Bébés bilingues: un désavantage à l'école?

Les enfants bilingues sont-ils plus enclins à avoir des difficultés grammaticales? «Pas du tout. On observe que, peu importe les difficultés techniques grammaticales, les enfants se débrouillent aussi bien dans une langue que dans l'autre», dit Ginette Dionne, psychologue spécialisée en développement du langage et enseignante à l'Université Laval. Des confusions peuvent survenir en bas âge (prononcer les «s» du pluriel, en français, comme en anglais, par exemple), mais ne persisteront pas.
Toutefois, selon les recherches de Christopher T. Fennell, professeur adjoint à l'École de psychologie de l'Université d'Ottawa, les enfants bilingues ont de la difficulté à différencier des mots similaires. Ils auront par exemple davantage de difficulté à différencier les mots beau et peau, en français, et bath et path, en anglais. Mais lorsque les mots sont placés dans un contexte précis, l'enfant se retrouve facilement. La phrase agit comme repère et indique au jeune quel mot il doit utiliser.
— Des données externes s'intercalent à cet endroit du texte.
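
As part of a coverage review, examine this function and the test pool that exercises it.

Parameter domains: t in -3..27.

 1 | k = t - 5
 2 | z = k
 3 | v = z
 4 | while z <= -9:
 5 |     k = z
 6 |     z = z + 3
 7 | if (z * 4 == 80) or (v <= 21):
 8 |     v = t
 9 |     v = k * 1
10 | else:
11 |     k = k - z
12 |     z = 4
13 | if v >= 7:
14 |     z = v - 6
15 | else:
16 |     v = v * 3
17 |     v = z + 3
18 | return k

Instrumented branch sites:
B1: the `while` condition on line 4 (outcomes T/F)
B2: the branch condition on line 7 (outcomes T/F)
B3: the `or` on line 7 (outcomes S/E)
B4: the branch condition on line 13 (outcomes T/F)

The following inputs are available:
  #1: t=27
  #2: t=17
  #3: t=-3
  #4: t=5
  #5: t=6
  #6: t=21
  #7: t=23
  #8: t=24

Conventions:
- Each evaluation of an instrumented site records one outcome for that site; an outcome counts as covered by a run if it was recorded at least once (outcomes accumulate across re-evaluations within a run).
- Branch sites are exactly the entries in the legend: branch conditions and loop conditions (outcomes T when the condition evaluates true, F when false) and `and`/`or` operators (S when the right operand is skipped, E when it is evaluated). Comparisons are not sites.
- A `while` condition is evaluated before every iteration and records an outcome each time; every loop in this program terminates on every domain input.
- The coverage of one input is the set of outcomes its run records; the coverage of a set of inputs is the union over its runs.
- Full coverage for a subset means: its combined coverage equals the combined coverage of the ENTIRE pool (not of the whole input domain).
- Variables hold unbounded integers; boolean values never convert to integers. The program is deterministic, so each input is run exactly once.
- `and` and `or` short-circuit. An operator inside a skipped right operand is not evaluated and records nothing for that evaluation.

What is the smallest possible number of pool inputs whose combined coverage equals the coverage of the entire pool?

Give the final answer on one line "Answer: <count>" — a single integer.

input #1 (t=27): events B1->F, B3->E, B2->F, B4->T; covers B1=F, B2=F, B3=E, B4=T
input #2 (t=17): events B1->F, B3->E, B2->T, B4->T; covers B1=F, B2=T, B3=E, B4=T
input #3 (t=-3): events B1->F, B3->E, B2->T, B4->F; covers B1=F, B2=T, B3=E, B4=F
input #4 (t=5): events B1->F, B3->E, B2->T, B4->F; covers B1=F, B2=T, B3=E, B4=F
input #5 (t=6): events B1->F, B3->E, B2->T, B4->F; covers B1=F, B2=T, B3=E, B4=F
input #6 (t=21): events B1->F, B3->E, B2->T, B4->T; covers B1=F, B2=T, B3=E, B4=T
input #7 (t=23): events B1->F, B3->E, B2->T, B4->T; covers B1=F, B2=T, B3=E, B4=T
input #8 (t=24): events B1->F, B3->E, B2->T, B4->T; covers B1=F, B2=T, B3=E, B4=T
together the pool reaches 6 outcomes: B1=F, B2=T, B2=F, B3=E, B4=T, B4=F
size 1 is not enough: best union over all size-1 subsets is 4/6
at size 2, {1, 3} reaches all 6 outcomes; every lexicographically earlier size-2 subset fails

Answer: 2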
Des chercheurs ont observé, lors d'études menées au Québec dans le milieu des années 90, que les enfants à la maternelle inscrits dans une langue autre que celle à laquelle ils ont été exposés à la maison présentaient un désavantage important côté lecture. Une chose à éviter, donc, selon Mme Dionne : mettre l'accent sur une langue avant de fréquenter une école dans une
autre.
Originaire du Nouveau-Bruns­wick, un milieu bilingue, Mme Dionne est surprise de voir que les parents québécois tiennent souvent à tout prix à ce que leurs enfants francophones apprennent l'anglais. Même jusqu'à forcer les choses en jeune âge. Elle a vu des parents chercher la proximité des enfants d'amis bilingues pour que leurs jeunes soient en contact avec l'anglais. Autre exemple : une femme francophone aurait parlé à ses enfants en anglais depuis leur naissance. «C'est plus une crainte des parents : une génération de parents n'est pas bilingue», croit-elle. La meilleure option demeure toutefois l'exposition en milieu naturel, indique la psychologue.